Sherlock sourit pour la première fois depuis son entrée dans cette pièce qui puait la mort à plein nez, comme les rues en ce moment même. Et de ses lèvres, bâillonna la bouche faible et complaisante de John. Et l'embrassa aussi passionnément que possible.
John ne rouvrit pas les yeux, le lendemain matin. Blotti contre lui, dans une position improbable, Sherlock était toujours là.
– Je sais à quoi tu penses, Sherlock. Mais je t'interdis de mourir à ton tour, asséna Mycroft en pénétrant dans la pièce pour faire emmener le cadavre.
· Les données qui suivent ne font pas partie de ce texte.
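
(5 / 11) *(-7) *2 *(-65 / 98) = 325 / 77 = 4.22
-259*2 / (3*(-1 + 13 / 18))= 621.60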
Tu as promis de m'obéir si je le retrouvais, tu te souviens ?
Sherlock le défia du regard. Qu'importait les promesses faites à John, les ordres de Mycroft, il voulait mourir à son tour, aller rejoindre son amant le plus vite possible. Mais dans cette vie-là, Mycroft ne le laisserait pas faire. Et il serait condamné, des années durant, à porter seul le poids de ses souvenirs et la souffrance de la perte.